Chinese physicist (born 1954)

Sun Weiguo (孙卫国; born April 16, 1954) is a Chinese physicist. He is Professor and former President of Xihua University in Chengdu, Sichuan.

==Biography==
Sun was born in Chengdu on April 16, 1954. He earned his bachelor's degree in chemistry in 1977 from Xihua Normal University in Chengdu, and his master's degree in 1981 from Jilin University. He taught physical chemistry courses as a lecturer at Sichuan University from 1982 to 1986.

He went to the United States in 1986 and studied with Prof. C. William McCurdy in physical chemistry at Ohio State University, earning his Ph.D. degree in February 1992. He worked as a "participating guest" and postdoctoral researcher at Lawrence Livermore National Laboratory and at the Department of Physics and Astronomy of the University of Oklahoma from 1991 to 1994.

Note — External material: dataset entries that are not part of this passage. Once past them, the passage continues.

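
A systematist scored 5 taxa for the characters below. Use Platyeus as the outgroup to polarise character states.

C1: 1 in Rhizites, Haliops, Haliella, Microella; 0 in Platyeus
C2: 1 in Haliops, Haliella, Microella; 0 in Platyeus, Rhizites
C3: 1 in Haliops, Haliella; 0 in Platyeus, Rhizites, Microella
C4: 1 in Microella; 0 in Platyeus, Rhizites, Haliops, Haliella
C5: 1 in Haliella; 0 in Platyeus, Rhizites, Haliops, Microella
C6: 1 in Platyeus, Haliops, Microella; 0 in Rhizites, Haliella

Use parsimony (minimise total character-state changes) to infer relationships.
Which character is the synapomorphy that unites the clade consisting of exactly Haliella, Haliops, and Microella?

Character polarity is set by the outgroup: the derived state is whichever differs from the outgroup's state, so for C6 the derived state is '0', and for the remaining characters it is '1'.
All ingroup taxa share the derived state '1' for C1; it defines the ingroup but does not resolve relationships within it.
Only Haliella, Haliops, and Microella show the derived state '1' for C2, supporting them as a clade.
C3: derived state '1' in Haliella and Haliops only — synapomorphy for {Haliella, Haliops}.
C4 (derived state '1') is unique to Microella (autapomorphy; uninformative for grouping).
C5: derived state '1' in Haliella only — an autapomorphy, so it tells us nothing about relationships among taxa.
C6 groups Haliella and Rhizites, which is incompatible with the clades supported by the remaining characters; treating it as convergent (homoplasy) costs fewer steps than any alternative tree.
Most parsimonious ingroup topology: (Rhizites,((Haliops,Haliella),Microella)).
The clade {Haliella, Haliops, Microella} is supported by C2: its derived state '1' occurs in exactly those taxa and in no other taxon (including the outgroup).

C2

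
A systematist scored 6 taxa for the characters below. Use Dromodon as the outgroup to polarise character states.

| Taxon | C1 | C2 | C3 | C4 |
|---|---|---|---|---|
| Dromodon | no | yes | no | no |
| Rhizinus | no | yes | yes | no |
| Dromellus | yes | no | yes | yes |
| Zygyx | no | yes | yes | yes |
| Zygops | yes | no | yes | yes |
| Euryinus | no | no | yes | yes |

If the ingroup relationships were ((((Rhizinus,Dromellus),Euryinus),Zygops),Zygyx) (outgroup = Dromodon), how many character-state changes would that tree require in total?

7

Map each character onto ((((Rhizinus,Dromellus),Euryinus),Zygops),Zygyx) (rooted by Dromodon) and count the minimum state changes it requires (Fitch parsimony):
C1: 2; C2: 2; C3: 1; C4: 2.
Total tree length = 7.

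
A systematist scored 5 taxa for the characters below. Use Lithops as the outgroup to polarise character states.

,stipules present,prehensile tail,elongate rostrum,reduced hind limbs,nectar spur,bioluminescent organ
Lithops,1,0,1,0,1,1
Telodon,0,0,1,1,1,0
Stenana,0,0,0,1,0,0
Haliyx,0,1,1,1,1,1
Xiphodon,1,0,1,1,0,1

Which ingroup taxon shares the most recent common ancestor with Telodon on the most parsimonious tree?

Character polarity is set by the outgroup: the derived state is whichever differs from the outgroup's state, so for stipules present, elongate rostrum, nectar spur, bioluminescent organ the derived state is '0', and for the remaining characters it is '1'.
Only Haliyx, Stenana, and Telodon show the derived state '0' for stipules present, supporting them as a clade.
prehensile tail: derived state '1' in Haliyx only — an autapomorphy, so it tells us nothing about relationships among taxa.
elongate rostrum (derived state '0') is unique to Stenana (autapomorphy; uninformative for grouping).
reduced hind limbs (derived state '1') is shared by all ingroup taxa — unites the whole ingroup.
nectar spur groups Stenana and Xiphodon, which is incompatible with the clades supported by the remaining characters; treating it as convergent (homoplasy) costs fewer steps than any alternative tree.
bioluminescent organ: derived state '0' in Stenana and Telodon only — synapomorphy for {Stenana, Telodon}.
Most parsimonious ingroup topology: (((Telodon,Stenana),Haliyx),Xiphodon).
Telodon and Stenana form a cherry on this tree, so they are sister taxa.

Stenana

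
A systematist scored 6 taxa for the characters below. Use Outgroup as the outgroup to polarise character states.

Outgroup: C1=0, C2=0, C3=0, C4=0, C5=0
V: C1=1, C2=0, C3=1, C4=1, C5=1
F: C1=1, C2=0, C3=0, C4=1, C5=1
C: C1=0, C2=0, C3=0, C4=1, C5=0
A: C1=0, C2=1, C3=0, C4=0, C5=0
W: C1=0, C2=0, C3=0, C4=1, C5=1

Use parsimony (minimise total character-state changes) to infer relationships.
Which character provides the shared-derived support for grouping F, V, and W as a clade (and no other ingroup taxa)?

C5

The outgroup has state '0' for every character, so '1' is the derived state throughout.
Only F and V show the derived state '1' for C1, supporting them as a clade.
C2: derived state '1' in A only — an autapomorphy, so it tells us nothing about relationships among taxa.
C3 (derived state '1') is unique to V (autapomorphy; uninformative for grouping).
C4: derived state '1' in C, F, V, and W only — synapomorphy for {C, F, V, W}.
C5 (derived state '1') is shared by F, V, and W — a synapomorphy uniting that clade.
Most parsimonious ingroup topology: ((((V,F),W),C),A).
The clade {F, V, W} is supported by C5: its derived state '1' occurs in exactly those taxa and in no other taxon (including the outgroup).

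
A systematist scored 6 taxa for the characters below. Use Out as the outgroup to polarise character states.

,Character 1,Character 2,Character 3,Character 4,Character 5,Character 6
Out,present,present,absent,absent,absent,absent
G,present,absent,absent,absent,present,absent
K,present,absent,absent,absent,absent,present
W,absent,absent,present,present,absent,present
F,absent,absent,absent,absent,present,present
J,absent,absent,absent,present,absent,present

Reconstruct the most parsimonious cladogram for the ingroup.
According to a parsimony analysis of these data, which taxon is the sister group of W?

Character polarity is set by the outgroup: the derived state is whichever differs from the outgroup's state, so for Character 1, Character 2 the derived state is 'absent', and for the remaining characters it is 'present'.
Only F, J, and W show the derived state 'absent' for Character 1, supporting them as a clade.
Character 2 (derived state 'absent') is shared by all ingroup taxa — unites the whole ingroup.
Character 3: derived state 'present' in W only — an autapomorphy, so it tells us nothing about relationships among taxa.
Only J and W show the derived state 'present' for Character 4, supporting them as a clade.
Character 5 groups F and G, which is incompatible with the clades supported by the remaining characters; treating it as convergent (homoplasy) costs fewer steps than any alternative tree.
Character 6: derived state 'present' in F, J, K, and W only — synapomorphy for {F, J, K, W}.
Most parsimonious ingroup topology: (G,(K,((W,J),F))).
W and J form a cherry on this tree, so they are sister taxa.

J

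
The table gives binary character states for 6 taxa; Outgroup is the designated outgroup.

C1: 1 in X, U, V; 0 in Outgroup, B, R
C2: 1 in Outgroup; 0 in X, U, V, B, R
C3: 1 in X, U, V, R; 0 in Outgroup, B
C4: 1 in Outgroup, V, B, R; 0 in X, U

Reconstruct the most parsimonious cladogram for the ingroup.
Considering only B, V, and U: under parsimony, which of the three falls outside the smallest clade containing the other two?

Character polarity is set by the outgroup: the derived state is whichever differs from the outgroup's state, so for C2, C4 the derived state is '0', and for the remaining characters it is '1'.
C1: derived state '1' in U, V, and X only — synapomorphy for {U, V, X}.
All ingroup taxa share the derived state '0' for C2; it defines the ingroup but does not resolve relationships within it.
C3: derived state '1' in R, U, V, and X only — synapomorphy for {R, U, V, X}.
Only U and X show the derived state '0' for C4, supporting them as a clade.
Most parsimonious ingroup topology: ((((X,U),V),R),B).
V and U share a more recent common ancestor with each other than either does with B, so B is the least closely related of the three.

B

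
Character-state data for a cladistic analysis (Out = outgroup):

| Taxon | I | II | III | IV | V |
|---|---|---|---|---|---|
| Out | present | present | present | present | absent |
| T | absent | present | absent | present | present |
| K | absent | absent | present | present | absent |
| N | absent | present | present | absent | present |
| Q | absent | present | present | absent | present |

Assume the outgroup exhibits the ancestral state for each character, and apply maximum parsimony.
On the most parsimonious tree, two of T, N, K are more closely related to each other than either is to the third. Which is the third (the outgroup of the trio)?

K

Character polarity is set by the outgroup: the derived state is whichever differs from the outgroup's state, so for I, II, III, IV the derived state is 'absent', and for the remaining characters it is 'present'.
All ingroup taxa share the derived state 'absent' for I; it defines the ingroup but does not resolve relationships within it.
II (derived state 'absent') is unique to K (autapomorphy; uninformative for grouping).
III (derived state 'absent') is unique to T (autapomorphy; uninformative for grouping).
IV (derived state 'absent') is shared by N and Q — a synapomorphy uniting that clade.
V (derived state 'present') is shared by N, Q, and T — a synapomorphy uniting that clade.
Most parsimonious ingroup topology: ((T,(N,Q)),K).
N and T share a more recent common ancestor with each other than either does with K, so K is the least closely related of the three.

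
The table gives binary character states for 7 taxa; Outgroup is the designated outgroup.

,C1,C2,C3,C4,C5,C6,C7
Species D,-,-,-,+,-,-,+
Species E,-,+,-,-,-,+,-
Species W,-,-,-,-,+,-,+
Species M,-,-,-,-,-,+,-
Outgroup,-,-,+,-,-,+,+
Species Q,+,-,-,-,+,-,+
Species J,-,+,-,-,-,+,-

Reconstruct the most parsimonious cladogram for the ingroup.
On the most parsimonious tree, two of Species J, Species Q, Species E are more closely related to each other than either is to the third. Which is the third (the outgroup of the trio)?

Species Q

Character polarity is set by the outgroup: the derived state is whichever differs from the outgroup's state, so for C3, C6, C7 the derived state is '-', and for the remaining characters it is '+'.
C1: derived state '+' in Species Q only — an autapomorphy, so it tells us nothing about relationships among taxa.
Only Species E and Species J show the derived state '+' for C2, supporting them as a clade.
All ingroup taxa share the derived state '-' for C3; it defines the ingroup but does not resolve relationships within it.
C4: derived state '+' in Species D only — an autapomorphy, so it tells us nothing about relationships among taxa.
Only Species Q and Species W show the derived state '+' for C5, supporting them as a clade.
C6 (derived state '-') is shared by Species D, Species Q, and Species W — a synapomorphy uniting that clade.
Only Species E, Species J, and Species M show the derived state '-' for C7, supporting them as a clade.
Most parsimonious ingroup topology: (((Species E,Species J),Species M),((Species Q,Species W),Species D)).
Species J and Species E share a more recent common ancestor with each other than either does with Species Q, so Species Q is the least closely related of the three.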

In October 1994, he was appointed professor of physics at Sichuan University, and served as a vice president of the university from 2000 to 2009. He was in charge of undergraduate education, continuing education, and distance education. As one of the members of the university leader team, he and his colleagues changed the traditional university education system into a credit system, reformed the education assessment and supervision system, and developed distance education and vocational education.

In February 2009, he was appointed professor of physics and president of Xihua University, succeeding Luo Zhongxian (罗中先).

His research interests in science are electron-molecule scattering, atomic and molecular photoionization, molecular vibrational and rovibrational spectra, and molecular potentials.